You can't call them when the shock finally catches up to you.
Their papers don't cover how you'll have to stand there with the knowledge that you let that 'thing' go.
That 'thing' you and others told you you'd be better off without.
 That 'thing' that books and movies describes as "the best thing to happen to you".
Clearly making what you did "the worst thing to happen to you",
right?

But that pain doesn't originate in the losing it,
 it's in the wanting to keep it with every fiber of your being
 since the moment you woke up in a half daze to test yourself at five in the morning.
 That moment when you think your mind is playing a cold trick on your heartstrings,
 and yet even after the floor stops spinning,
 you're left facing that it did actually happen to you.
 Even as you're calling the other member to this party,
 long distance,
 at a reasonable hour that is long past the hours you've been living with this realization alone.
 Trying to convince him to fly down to your hometown now,
 no not three weeks from now,
 but now.
 Right here.
 At a distance that his arms will fill the empty space between yours,
close enough so his words can convince you out of your desires.
Where the need to feel his skin is satiated, because it's the only thing that will be like that thing that is growing inside of you.
Whenever you need to feel the brush of his hair against your cheek, because it's the only crown of hair similar to the one inside of your body.
The one you'll never touch.
The one you'll never see.

They never tell you how you have the date burned into your memory,
 like a cattle prod
afterwards.
And that every year you will have to drink yourself into a stupor to celebrate the loss of something that took a part of you with it.
They never tell you that afterwards,
 you feel half the woman you were before.
 Even when they remind you of what you can have again,
 and again,
 and again.
 None of that matters.
 How can it?
 The first one was let go,
no...
ripped out.
Pinched out.
How can you replace that feeling?
That longing?

That's right.
 You replace it with his words,
 when every night you woke up in sweat over another vision of her beautiful face,
 and her precious laugh
 that you have on a tape cassette that repeats itself against your discarded innocence.
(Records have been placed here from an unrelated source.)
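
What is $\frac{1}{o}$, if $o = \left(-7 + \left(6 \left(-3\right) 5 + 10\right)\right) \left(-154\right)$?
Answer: $\frac{1}{13398} \approx 7.4638 \cdot 10^{-5}$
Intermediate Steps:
$o = 13398$ ($o = \left(-7 + \left(\left(-18\right) 5 + 10\right)\right) \left(-154\right) = \left(-7 + \left(-90 + 10\right)\right) \left(-154\right) = \left(-7 - 80\right) \left(-154\right) = \left(-87\right) \left(-154\right) = 13398$)
$\frac{1}{o} = \frac{1}{13398}$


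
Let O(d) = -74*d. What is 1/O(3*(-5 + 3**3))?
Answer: -1/4884 ≈ -0.00020475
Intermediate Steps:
O(d) = -74*d (O(d) = -37*2*d = -74*d)
1/O(3*(-5 + 3**3)) = 1/(-222*(-5 + 3**3)) = 1/(-222*(-5 + 27)) = 1/(-222*22) = 1/(-74*66) = 1/(-4884) = -1/4884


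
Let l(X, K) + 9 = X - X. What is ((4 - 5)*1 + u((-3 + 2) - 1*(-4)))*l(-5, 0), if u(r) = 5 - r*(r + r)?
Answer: 126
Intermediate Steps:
u(r) = 5 - 2*r² (u(r) = 5 - r*2*r = 5 - 2*r²)
l(X, K) = -9 (l(X, K) = -9 + (X - X) = -9 + 0 = -9)
((4 - 5)*1 + u((-3 + 2) - 1*(-4)))*l(-5, 0) = ((4 - 5)*1 + (5 - 2*((-3 + 2) - 1*(-4))²))*(-9) = (-1*1 + (5 - 2*(-1 + 4)²))*(-9) = (-1 + (5 - 2*3²))*(-9) = (-1 + (5 - 2*9))*(-9) = (-1 + (5 - 18))*(-9) = (-1 - 13)*(-9) = -14*(-9) = 126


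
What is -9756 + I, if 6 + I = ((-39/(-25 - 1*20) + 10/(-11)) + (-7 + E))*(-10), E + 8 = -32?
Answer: -306622/33 ≈ -9291.6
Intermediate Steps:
E = -40 (E = -8 - 32 = -40)
I = 15326/33 (I = -6 + ((-39/(-25 - 1*20) + 10/(-11)) + (-7 - 40))*(-10) = -6 + ((-39/(-25 - 20) + 10*(-1/11)) - 47)*(-10) = -6 + ((-39/(-45) - 10/11) - 47)*(-10) = -6 + ((-39*(-1/45) - 10/11) - 47)*(-10) = -6 + ((13/15 - 10/11) - 47)*(-10) = -6 + (-7/165 - 47)*(-10) = -6 - 7762/165*(-10) = -6 + 15524/33 = 15326/33 ≈ 464.42)
-9756 + I = -9756 + 15326/33 = -306622/33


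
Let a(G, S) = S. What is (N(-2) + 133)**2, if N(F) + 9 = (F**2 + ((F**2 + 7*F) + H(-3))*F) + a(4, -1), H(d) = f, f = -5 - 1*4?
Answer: 27225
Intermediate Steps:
f = -9 (f = -5 - 4 = -9)
H(d) = -9
N(F) = -10 + F**2 + F*(-9 + F**2 + 7*F) (N(F) = -9 + ((F**2 + ((F**2 + 7*F) - 9)*F) - 1) = -9 + ((F**2 + (-9 + F**2 + 7*F)*F) - 1) = -9 + ((F**2 + F*(-9 + F**2 + 7*F)) - 1) = -9 + (-1 + F**2 + F*(-9 + F**2 + 7*F)) = -10 + F**2 + F*(-9 + F**2 + 7*F))
(N(-2) + 133)**2 = ((-10 + (-2)**3 - 9*(-2) + 8*(-2)**2) + 133)**2 = ((-10 - 8 + 18 + 8*4) + 133)**2 = ((-10 - 8 + 18 + 32) + 133)**2 = (32 + 133)**2 = 165**2 = 27225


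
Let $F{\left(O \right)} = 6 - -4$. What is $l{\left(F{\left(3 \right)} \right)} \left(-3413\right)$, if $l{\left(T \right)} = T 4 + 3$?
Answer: $-146759$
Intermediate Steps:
$F{\left(O \right)} = 10$ ($F{\left(O \right)} = 6 + 4 = 10$)
$l{\left(T \right)} = 3 + 4 T$ ($l{\left(T \right)} = 4 T + 3 = 3 + 4 T$)
$l{\left(F{\left(3 \right)} \right)} \left(-3413\right) = \left(3 + 4 \cdot 10\right) \left(-3413\right) = \left(3 + 40\right) \left(-3413\right) = 43 \left(-3413\right) = -146759$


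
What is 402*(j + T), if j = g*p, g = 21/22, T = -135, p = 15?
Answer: -533655/11 ≈ -48514.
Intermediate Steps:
g = 21/22 (g = 21*(1/22) = 21/22 ≈ 0.95455)
j = 315/22 (j = (21/22)*15 = 315/22 ≈ 14.318)
402*(j + T) = 402*(315/22 - 135) = 402*(-2655/22) = -533655/11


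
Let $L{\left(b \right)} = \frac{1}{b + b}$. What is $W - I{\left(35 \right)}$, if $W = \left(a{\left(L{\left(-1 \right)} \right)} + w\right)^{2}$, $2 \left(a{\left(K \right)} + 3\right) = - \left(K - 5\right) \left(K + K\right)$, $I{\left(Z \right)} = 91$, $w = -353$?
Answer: $\frac{2057769}{16} \approx 1.2861 \cdot 10^{5}$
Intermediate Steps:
$L{\left(b \right)} = \frac{1}{2 b}$
$a{\left(K \right)} = -3 - K \left(-5 + K\right)$ ($a{\left(K \right)} = -3 + \frac{\left(-1\right) \left(K - 5\right) \left(K + K\right)}{2} = -3 + \frac{\left(-1\right) \left(-5 + K\right) 2 K}{2} = -3 + \frac{\left(-1\right) 2 K \left(-5 + K\right)}{2} = -3 + \frac{\left(-2\right) K \left(-5 + K\right)}{2} = -3 - K \left(-5 + K\right)$)
$W = \frac{2059225}{16}$ ($W = \left(\left(-3 - \left(\frac{1}{2 \left(-1\right)}\right)^{2} + 5 \frac{1}{2 \left(-1\right)}\right) - 353\right)^{2} = \left(\left(-3 - \left(\frac{1}{2} \left(-1\right)\right)^{2} + 5 \cdot \frac{1}{2} \left(-1\right)\right) - 353\right)^{2} = \left(\left(-3 - \left(- \frac{1}{2}\right)^{2} + 5 \left(- \frac{1}{2}\right)\right) - 353\right)^{2} = \left(\left(-3 - \frac{1}{4} - \frac{5}{2}\right) - 353\right)^{2} = \left(- \frac{23}{4} - 353\right)^{2} = \left(- \frac{1435}{4}\right)^{2} = \frac{2059225}{16} \approx 1.287 \cdot 10^{5}$)
$W - I{\left(35 \right)} = \frac{2059225}{16} - 91 = \frac{2057769}{16}$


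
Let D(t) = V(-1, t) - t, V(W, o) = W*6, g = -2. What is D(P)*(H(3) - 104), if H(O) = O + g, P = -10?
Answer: -412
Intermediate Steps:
V(W, o) = 6*W
H(O) = -2 + O (H(O) = O - 2 = -2 + O)
D(t) = -6 - t (D(t) = 6*(-1) - t = -6 - t)
D(P)*(H(3) - 104) = (-6 - 1*(-10))*((-2 + 3) - 104) = (-6 + 10)*(1 - 104) = 4*(-103) = -412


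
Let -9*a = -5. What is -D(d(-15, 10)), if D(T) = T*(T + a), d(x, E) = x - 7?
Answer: -4246/9 ≈ -471.78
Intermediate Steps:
a = 5/9 (a = -1/9*(-5) = 5/9 ≈ 0.55556)
d(x, E) = -7 + x
D(T) = T*(5/9 + T) (D(T) = T*(T + 5/9) = T*(5/9 + T))
-D(d(-15, 10)) = -(-7 - 15)*(5 + 9*(-7 - 15))/9 = -(-22)*(5 + 9*(-22))/9 = -(-22)*(5 - 198)/9 = -(-22)*(-193)/9 = -1*4246/9 = -4246/9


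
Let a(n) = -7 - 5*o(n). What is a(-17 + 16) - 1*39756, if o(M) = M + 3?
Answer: -39773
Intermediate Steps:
o(M) = 3 + M
a(n) = -22 - 5*n (a(n) = -7 - 5*(3 + n) = -7 + (-15 - 5*n) = -22 - 5*n)
a(-17 + 16) - 1*39756 = (-22 - 5*(-17 + 16)) - 1*39756 = (-22 - 5*(-1)) - 39756 = (-22 + 5) - 39756 = -17 - 39756 = -39773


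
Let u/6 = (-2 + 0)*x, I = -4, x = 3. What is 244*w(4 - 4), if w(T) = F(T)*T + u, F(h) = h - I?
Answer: -8784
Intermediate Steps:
u = -36 (u = 6*((-2 + 0)*3) = 6*(-2*3) = 6*(-6) = -36)
F(h) = 4 + h (F(h) = h - 1*(-4) = h + 4 = 4 + h)
w(T) = -36 + T*(4 + T) (w(T) = (4 + T)*T - 36 = T*(4 + T) - 36 = -36 + T*(4 + T))
244*w(4 - 4) = 244*(-36 + (4 - 4)*(4 + (4 - 4))) = 244*(-36 + 0*(4 + 0)) = 244*(-36 + 0*4) = 244*(-36 + 0) = 244*(-36) = -8784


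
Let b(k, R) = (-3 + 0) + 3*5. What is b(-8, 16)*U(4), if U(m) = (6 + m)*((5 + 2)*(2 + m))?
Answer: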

His words of "Don't worry baby, we'll have another one"
But you're asking yourself, another what?
Accident?
Isn't that what he called it?
Isn't that what it had always been,
even after he left you shortly after?
After you went insane with the post-traumatic depression,
stress,
anxiety,
tragedy,
 after you swallowed an entire bottle of pills in front of him
not knowing if it was for you, him, or her?

But then I guess,
we really did have 'another', after all.